“Jorge, meu irmão, são onze e trinta da manhã
e terminei de compor uma linda canção para Yemanjá, pois o reflexo do sol
desenha seu manto em nosso mar, aqui na Pedra da Sereia. Quantas canções compus
para Janaína, nem eu mesmo sei, é minha mãe, dela nasci.
Talvez Stela saiba, ela sabe
tudo, que mulher, duas iguais não existem, que foi que eu fiz de bom para
merecê-la? Ela te manda um beijo, outro para Zélia e eu morro de saudade de
vocês.
Quando vierem, me tragam um
pano africano para eu fazer uma túnica e ficar irresistível.
Ontem saí com Carybé, fomos
buscar Camafeu na Rampa do Mercado, andamos por aí trocando pernas, sentindo os
cheiros, tantos, um perfume de vida ao sol, vendo as cores, só de azuis contamos
mais de quinze e havia um ocre na parede de uma casa, nem te digo. Então ao
voltar, pintei um quadro, tão bonito, irmão, de causar inveja a Graciano. De
inveja, Carybé quase morreu e Jenner, imagine!, se fartou de elogiar, te juro.
Um quadro simples: uma baiana, o tabuleiro com abarás e acarajés e gente em
volta.
Se eu tivesse tempo, ia ser
pintor, ganhava uma fortuna. O que me falta é tempo para pintar, compor vou
compondo devagar e sempre, tu sabes como é, música com pressa é aquela droga
que tem às pampas sobrando por aí. O tempo que tenho mal chega para viver:
visitar Dona Menininha, saudar Xangô, conversar com Mirabeau, me aconselhar com
Celestino sobre como investir o dinheiro que não tenho e nunca terei, graças a
Deus, ouvir Carybé mentir, andar nas ruas, olhar o mar, não fazer nada e tantas
outras obrigações que me ocupam o dia inteiro. Cadê tempo pra pintar?

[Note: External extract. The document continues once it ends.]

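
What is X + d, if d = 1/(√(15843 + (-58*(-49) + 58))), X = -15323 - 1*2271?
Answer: -17594 + √18743/18743 ≈ -17594.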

Quero te dizer uma coisa que já
te disse uma vez, há mais de vinte anos quando te deu de viver na Europa e
nunca mais voltavas: a Bahia está viva, ainda lá, cada dia mais bonita, o
firmamento azul, esse mar tão verde e o povaréu. Por falar nisso, Stela de
Oxóssi é a nova iyalorixá do Axé e, na festa da consagração, ikedes e iaôs,
todos na roça perguntavam onde anda Obá Arolu que não veio ver sua irmã subir
ao trono de rainha?
Pois ontem, às quatro da tarde,
um pouco mais ou menos, saí com Carybé e Camafeu a te procurar e não te
encontrando, indagamos: que faz ele que não está aqui se aqui é seu lugar? A
lua de Londres, já dizia um poeta lusitano que li numa antologia de meu tempo
de menino, é merencória. A daqui é aquela lua. Por que foi ele para a
Inglaterra? Não é inglês, nem nada, que faz em Londres? Um bom filho-da-puta é
o que ele é, nosso irmãozinho.
Sabes que vendi a casa da Pedra
da Sereia? Pois vendi. Fizeram um edifício medonho bem em cima dela e
anunciaram nos jornais: venha ser vizinho de Dorival Caymmi. Então fiquei
retado e vendi a casa, comprei um apartamento na Pituba, vou ser vizinho de
James e de João Ubaldo, daquelas duas ‘línguas viperinas, veja que
irresponsabilidade a minha.
Mas hoje, antes de me mudar,
fiz essa canção para Yemanjá que fala em peixe e em vento, em saveiro e no
mestre do saveiro, no mar da Bahia. Nunca soube falar de outras coisas. Dessas
e de mulher. Dora, Marina, Adalgisa, Anália, Rosa morena, como vais morena
Rosa, quantas outras e todas, como sabes, são a minha Stela com quem um dia me
casei te tendo de padrinho.
A bênção, meu padrinho, Oxóssi
te proteja nessas inglaterras, um beijo para Zélia, não esqueçam de trazer meu
pano africano, volte logo, tua casa é aqui e eu sou teu irmão Caymmi".